The Brooklyn Museum is proud to have been home to the country’s first school of photography. In the decades since, the Museum has assembled a wide-ranging Photography collection. The foundational interests—European works, 19th-century travel photography, and 20th-century American imagery—are now complemented by a significant collection of images by important Latin American and contemporary photographers. Most recently, the Museum has acquired a great number of photographs that reflect the institution’s broad scope and its commitment to engage diverse communities.

Highlights

History

The first school of photography in the United States opened at the Brooklyn Institute, a precursor to the Brooklyn Museum, in 1889. Exhibitions of photography began in 1891, and the institution began collecting photographs out of those exhibitions in 1899.

Early collecting emphasized the work of the late Pictorialists, such as Adolf Fassbender, D. J. Ruzicka, and Max Thorek. A few notable exceptions included acquisitions by Margaret Bourke-White, Youssef Karsh, Gjon Milli, Arnold Newman, Edward Steichen, and Edward Weston, and a full set of Berenice Abbott’s Changing New York.

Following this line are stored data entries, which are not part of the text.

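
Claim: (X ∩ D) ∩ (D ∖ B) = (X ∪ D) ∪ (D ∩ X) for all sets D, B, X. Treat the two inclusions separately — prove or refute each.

(⟹) Let x ∈ (X ∩ D) ∩ (D ∖ B). Then x ∈ D ∩ X and x ∉ B, from which x ∈ (X ∪ D) ∪ (D ∩ X).

(⟸) This inclusion fails. Take D = {1}, B = ∅, X = ∅; then 1 ∈ (X ∪ D) ∪ (D ∩ X) but 1 ∉ (X ∩ D) ∩ (D ∖ B).

The sets are not equal: only the forward inclusion holds.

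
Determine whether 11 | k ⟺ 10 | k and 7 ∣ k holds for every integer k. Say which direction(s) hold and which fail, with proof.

Both directions fail.

(→) This fails: take k = 11. Certainly 11 ∣ 11, but 10 ∤ 11.

(←) This fails: take k = 70. Both 10 ∣ 70 and 7 ∣ 70, yet 70 is not a multiple of 11 (since 70 = 6·11 + 4), so 11 ∤ 70.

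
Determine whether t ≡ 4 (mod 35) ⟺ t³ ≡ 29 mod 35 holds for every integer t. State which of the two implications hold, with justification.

Only the forward direction holds.

[⇒] Suppose t ≡ 4 (mod 35). Write t = 35j + 4. Then (35j + 4)³ = 42875j³ + 14700j² + 1680j + 64 = 35(1225j³ + 420j² + 48j + 1) + 29, so t³ ≡ 29 (mod 35).

[⇐] This fails: take t = 9. Then 9³ = 729 ≡ 29 (mod 35), yet 9 ≡ 9 (mod 35), not 4.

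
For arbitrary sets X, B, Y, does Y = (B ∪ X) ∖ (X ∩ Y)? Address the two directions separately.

(⊆) This inclusion fails. Take X = ∅, B = ∅, Y = {1}; then 1 ∈ Y but 1 ∉ (B ∪ X) ∖ (X ∩ Y).

(⊇) This inclusion fails. Take X = {1}, B = ∅, Y = ∅; then 1 ∈ (B ∪ X) ∖ (X ∩ Y) but 1 ∉ Y.

(⊆) fails and (⊇) fails.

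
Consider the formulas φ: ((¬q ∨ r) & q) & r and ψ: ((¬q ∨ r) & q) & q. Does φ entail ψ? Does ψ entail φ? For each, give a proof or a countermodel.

(⟹) Assume the antecedent. If q is true, the antecedent forces (q = T, r = T), and ((¬q ∨ r) & q) & q holds there. If q is false, the antecedent cannot hold. Either way ((¬q ∨ r) & q) & q holds.

(⟸) Assume the antecedent. If q is true, the antecedent forces (q = T, r = T), and ((¬q ∨ r) & q) & r holds there. If q is false, the antecedent cannot hold. Either way ((¬q ∨ r) & q) & r holds.

Equivalent; both directions hold.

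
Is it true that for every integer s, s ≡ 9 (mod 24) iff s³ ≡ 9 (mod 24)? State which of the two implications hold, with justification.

Both implications hold.

(←) Suppose s³ ≡ 9 (mod 24). The only residue r in {0, …, 23} with r³ ≡ 9 (mod 24) is r = 9, so s ≡ 9 (mod 24).

(→) Suppose s ≡ 9 (mod 24). Write s = 24j + 9. Then (24j + 9)³ = 13824j³ + 15552j² + 5832j + 729 = 24(576j³ + 648j² + 243j + 30) + 9, so s³ ≡ 9 (mod 24).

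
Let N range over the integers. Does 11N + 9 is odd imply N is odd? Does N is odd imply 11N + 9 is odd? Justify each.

(→) This fails: N = 0 gives 11N + 9 = 9, which is odd, but 0 is even, not odd.

(←) This also fails: N = 1 is odd, but 11N + 9 = 20 is even, not odd.

Both directions fail.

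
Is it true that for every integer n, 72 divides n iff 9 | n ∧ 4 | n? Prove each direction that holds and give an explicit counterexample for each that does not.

(→) If 72 ∣ n, write n = 72q. Since 72 = 8·9, n = 9·(8q), so 9 ∣ n; and since 72 = 18·4, n = 4·(18q), so 4 ∣ n.

(←) This fails: take n = 36. Both 9 ∣ 36 and 4 ∣ 36, yet 36 is not a multiple of 72 (since 36 = 0·72 + 36), so 72 ∤ 36.

Only the forward direction holds.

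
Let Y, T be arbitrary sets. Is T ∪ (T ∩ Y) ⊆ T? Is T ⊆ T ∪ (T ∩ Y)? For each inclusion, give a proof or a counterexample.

Reverse inclusion. Let x ∈ T. Then either x ∈ T and x ∉ Y; or x ∈ Y ∩ T. In each case x ∈ T ∪ (T ∩ Y), so T ⊆ T ∪ (T ∩ Y).

Forward inclusion. Let x ∈ T ∪ (T ∩ Y). Then either x ∈ T and x ∉ Y; or x ∈ Y ∩ T. In each case x ∈ T, so T ∪ (T ∩ Y) ⊆ T.

The two sets are equal.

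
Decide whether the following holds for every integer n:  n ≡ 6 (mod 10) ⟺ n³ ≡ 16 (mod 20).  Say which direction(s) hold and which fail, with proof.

Both implications hold.

[⇒] Suppose n ≡ 6 (mod 10). Working modulo 20, n ∈ {6, 16}; for each such r, r³ ≡ 16 (mod 20).

[⇐] Conversely, the residues r modulo 20 with r³ ≡ 16 (mod 20) are exactly {6, 16}, and each is ≡ 6 (mod 10).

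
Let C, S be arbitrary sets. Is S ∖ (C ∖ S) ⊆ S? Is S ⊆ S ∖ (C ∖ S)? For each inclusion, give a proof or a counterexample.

Both inclusions hold.

(⟹) Let x ∈ S ∖ (C ∖ S). Then either x ∈ S and x ∉ C; or x ∈ C ∩ S. In each case x ∈ S, so S ∖ (C ∖ S) ⊆ S.

(⟸) Let x ∈ S. Then either x ∈ S and x ∉ C; or x ∈ C ∩ S. In each case x ∈ S ∖ (C ∖ S), so S ⊆ S ∖ (C ∖ S).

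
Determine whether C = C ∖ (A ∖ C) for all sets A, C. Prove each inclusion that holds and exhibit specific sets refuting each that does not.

The two sets are equal.

(⊇) Let x ∈ C ∖ (A ∖ C). Then either x ∈ C and x ∉ A; or x ∈ A ∩ C. In each case x ∈ C, so C ∖ (A ∖ C) ⊆ C.

(⊆) Let x ∈ C. Then either x ∈ C and x ∉ A; or x ∈ A ∩ C. In each case x ∈ C ∖ (A ∖ C), so C ⊆ C ∖ (A ∖ C).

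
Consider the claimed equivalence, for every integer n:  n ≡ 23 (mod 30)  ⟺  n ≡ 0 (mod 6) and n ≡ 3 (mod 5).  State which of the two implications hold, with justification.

Forward direction. This fails: n = 23 gives 23 ≡ 23 (mod 30) but 23 ≡ 5 (mod 6), so the conjunction on the right does not hold.

Converse. This fails: n = 18 satisfies both congruences on the right (18 ≡ 0 mod 6 and 18 ≡ 3 mod 5) yet 18 ≡ 18 (mod 30), not 23.

Neither direction holds.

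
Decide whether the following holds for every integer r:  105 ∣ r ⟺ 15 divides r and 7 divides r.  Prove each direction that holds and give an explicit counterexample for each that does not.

Converse. Suppose 15 ∣ r and 7 ∣ r. Any common multiple of 15 and 7 is a multiple of their lcm; here gcd(15, 7) = 1, so lcm(15, 7) = 15·7 = 105, so 105 ∣ r.

Forward direction. If 105 ∣ r, write r = 105q. Since 105 = 7·15, r = 15·(7q), so 15 ∣ r; and since 105 = 15·7, r = 7·(15q), so 7 ∣ r.

Both directions hold.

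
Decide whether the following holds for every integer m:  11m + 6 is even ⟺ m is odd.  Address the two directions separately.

(⇒) This fails: m = 4 gives 11m + 6 = 50, which is even, but 4 is even, not odd.

(⇐) This also fails: m = 5 is odd, but 11m + 6 = 61 is odd, not even.

Neither direction holds.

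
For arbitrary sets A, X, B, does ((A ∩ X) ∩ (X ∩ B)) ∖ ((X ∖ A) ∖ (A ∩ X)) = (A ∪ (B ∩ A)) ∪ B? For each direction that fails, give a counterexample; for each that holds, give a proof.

Reverse inclusion. This inclusion fails. Take A = {1}, X = ∅, B = ∅; then 1 ∈ (A ∪ (B ∩ A)) ∪ B but 1 ∉ ((A ∩ X) ∩ (X ∩ B)) ∖ ((X ∖ A) ∖ (A ∩ X)).

Forward inclusion. Let x ∈ ((A ∩ X) ∩ (X ∩ B)) ∖ ((X ∖ A) ∖ (A ∩ X)). Then x ∈ A ∩ X ∩ B, from which x ∈ (A ∪ (B ∩ A)) ∪ B.

The sets are not equal: only the forward inclusion holds.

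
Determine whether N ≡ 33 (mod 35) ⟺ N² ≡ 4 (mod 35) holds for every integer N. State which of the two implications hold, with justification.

(⇒) holds; (⇐) fails.

(⟹) Suppose N ≡ 33 (mod 35). Write N = 35j + 33. Then (35j + 33)² = 1225j² + 2310j + 1089 = 35(35j² + 66j + 31) + 4, so N² ≡ 4 (mod 35).

(⟸) This fails: take N = 2. Then 2² = 4 ≡ 4 (mod 35), yet 2 ≡ 2 (mod 35), not 33.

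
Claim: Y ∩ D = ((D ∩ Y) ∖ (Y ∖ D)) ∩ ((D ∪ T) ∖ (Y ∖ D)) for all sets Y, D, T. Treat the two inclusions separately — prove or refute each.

Both inclusions hold; the sets are equal.

(⊆) Let x ∈ Y ∩ D. Then either x ∈ Y ∩ D and x ∉ T; or x ∈ Y ∩ D ∩ T. In each case x ∈ ((D ∩ Y) ∖ (Y ∖ D)) ∩ ((D ∪ T) ∖ (Y ∖ D)), so Y ∩ D ⊆ ((D ∩ Y) ∖ (Y ∖ D)) ∩ ((D ∪ T) ∖ (Y ∖ D)).

(⊇) Let x ∈ ((D ∩ Y) ∖ (Y ∖ D)) ∩ ((D ∪ T) ∖ (Y ∖ D)). Then either x ∈ Y ∩ D and x ∉ T; or x ∈ Y ∩ D ∩ T. In each case x ∈ Y ∩ D, so ((D ∩ Y) ∖ (Y ∖ D)) ∩ ((D ∪ T) ∖ (Y ∖ D)) ⊆ Y ∩ D.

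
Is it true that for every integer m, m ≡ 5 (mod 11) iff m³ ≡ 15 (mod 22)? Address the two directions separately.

Only the converse holds.

[⇒] This fails: take m = 16. Then 16 ≡ 5 (mod 11), but 16³ = 4096 ≡ 4 (mod 22), not 15.

[⇐] Conversely, the residues r modulo 22 with r³ ≡ 15 (mod 22) are exactly {5}, and each is ≡ 5 (mod 11).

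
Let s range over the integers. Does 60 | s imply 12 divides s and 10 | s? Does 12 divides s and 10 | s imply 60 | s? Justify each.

Converse. Suppose 12 ∣ s and 10 ∣ s. Any common multiple of 12 and 10 is a multiple of their lcm; here lcm(12, 10) = 12·10/gcd(12, 10) = 120/2 = 60, so 60 ∣ s.

Forward direction. If 60 ∣ s, write s = 60q. Since 60 = 5·12, s = 12·(5q), so 12 ∣ s; and since 60 = 6·10, s = 10·(6q), so 10 ∣ s.

Both directions hold.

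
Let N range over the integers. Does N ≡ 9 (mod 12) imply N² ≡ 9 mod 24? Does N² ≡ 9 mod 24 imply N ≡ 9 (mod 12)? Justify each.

[⇒] Suppose N ≡ 9 (mod 12). Working modulo 24, N ∈ {9, 21}; for each such r, r² ≡ 9 (mod 24).

[⇐] This fails: take N = 3. Then 3² = 9 ≡ 9 (mod 24), yet 3 ≡ 3 (mod 12), not 9.

Not equivalent: only (⇒) holds.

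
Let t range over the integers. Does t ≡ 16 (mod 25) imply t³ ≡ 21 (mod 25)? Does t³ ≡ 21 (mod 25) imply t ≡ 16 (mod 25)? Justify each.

(⟸) Suppose t³ ≡ 21 (mod 25). The only residue r in {0, …, 24} with r³ ≡ 21 (mod 25) is r = 16, so t ≡ 16 (mod 25).

(⟹) Suppose t ≡ 16 (mod 25). Write t = 25j + 16. Then (25j + 16)³ = 15625j³ + 30000j² + 19200j + 4096 = 25(625j³ + 1200j² + 768j + 163) + 21, so t³ ≡ 21 (mod 25).

The biconditional holds.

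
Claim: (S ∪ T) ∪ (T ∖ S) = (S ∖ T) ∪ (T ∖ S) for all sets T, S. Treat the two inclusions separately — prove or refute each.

Only the reverse inclusion holds.

(⟹) This inclusion fails. Take T = {1}, S = {1}; then 1 ∈ (S ∪ T) ∪ (T ∖ S) but 1 ∉ (S ∖ T) ∪ (T ∖ S).

(⟸) Let x ∈ (S ∖ T) ∪ (T ∖ S). Then either x ∈ T and x ∉ S; or x ∈ S and x ∉ T. In each case x ∈ (S ∪ T) ∪ (T ∖ S), so (S ∖ T) ∪ (T ∖ S) ⊆ (S ∪ T) ∪ (T ∖ S).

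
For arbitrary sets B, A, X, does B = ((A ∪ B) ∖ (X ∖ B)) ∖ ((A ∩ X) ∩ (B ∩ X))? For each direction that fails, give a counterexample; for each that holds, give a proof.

Forward inclusion. This inclusion fails. Take B = {1}, A = {1}, X = {1}; then 1 ∈ B but 1 ∉ ((A ∪ B) ∖ (X ∖ B)) ∖ ((A ∩ X) ∩ (B ∩ X)).

Reverse inclusion. This inclusion fails. Take B = ∅, A = {1}, X = ∅; then 1 ∈ ((A ∪ B) ∖ (X ∖ B)) ∖ ((A ∩ X) ∩ (B ∩ X)) but 1 ∉ B.

(⊆) fails and (⊇) fails.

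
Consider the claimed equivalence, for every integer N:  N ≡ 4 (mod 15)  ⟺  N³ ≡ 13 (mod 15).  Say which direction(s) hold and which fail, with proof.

(⟹) This fails: take N = 4. Then 4 ≡ 4 (mod 15), but 4³ = 64 ≡ 4 (mod 15), not 13.

(⟸) This fails: take N = 7. Then 7³ = 343 ≡ 13 (mod 15), yet 7 ≡ 7 (mod 15), not 4.

Neither direction holds.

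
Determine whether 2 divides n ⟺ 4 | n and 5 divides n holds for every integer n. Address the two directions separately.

Forward direction. This fails: take n = 2. Certainly 2 ∣ 2, but 4 ∤ 2.

Converse. Suppose 4 ∣ n and 5 ∣ n. Any common multiple of 4 and 5 is a multiple of their lcm; here gcd(4, 5) = 1, so lcm(4, 5) = 4·5 = 20, so 20 ∣ n. Since 2 ∣ 20, it follows that 2 ∣ n.

Only the converse holds.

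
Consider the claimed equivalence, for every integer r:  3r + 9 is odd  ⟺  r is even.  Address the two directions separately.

Both implications hold.

(→) Suppose 3r + 9 is odd. Since 3 is odd, 3r and r have the same parity, so 3r + 9 ≡ r + 9 (mod 2). As 9 is odd, 3r + 9 is odd exactly when r is even. Thus r is even.

(←) Conversely, suppose r is even; write r = 2j. Then 3r + 9 = 3·(2j) + 9 = 2·3j + 9, which is odd.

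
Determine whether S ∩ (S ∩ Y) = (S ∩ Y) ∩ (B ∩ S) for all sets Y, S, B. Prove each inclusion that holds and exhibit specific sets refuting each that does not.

Only the reverse inclusion holds.

(⊆) This inclusion fails. Take Y = {1}, S = {1}, B = ∅; then 1 ∈ S ∩ (S ∩ Y) but 1 ∉ (S ∩ Y) ∩ (B ∩ S).

(⊇) Let x ∈ (S ∩ Y) ∩ (B ∩ S). Then x ∈ Y ∩ S ∩ B, from which x ∈ S ∩ (S ∩ Y).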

Later in the 20th century, attention turned to images of life in the United States by photographers such as Consuelo Kanaga, as well as the work of Latin American photographers such as Graciela Iturbide. More recently, acquisitions of contemporary photography have increased dramatically. The collection now represents all genres of work, including street photography, abstraction, portraits, landscapes, and conceptual photography.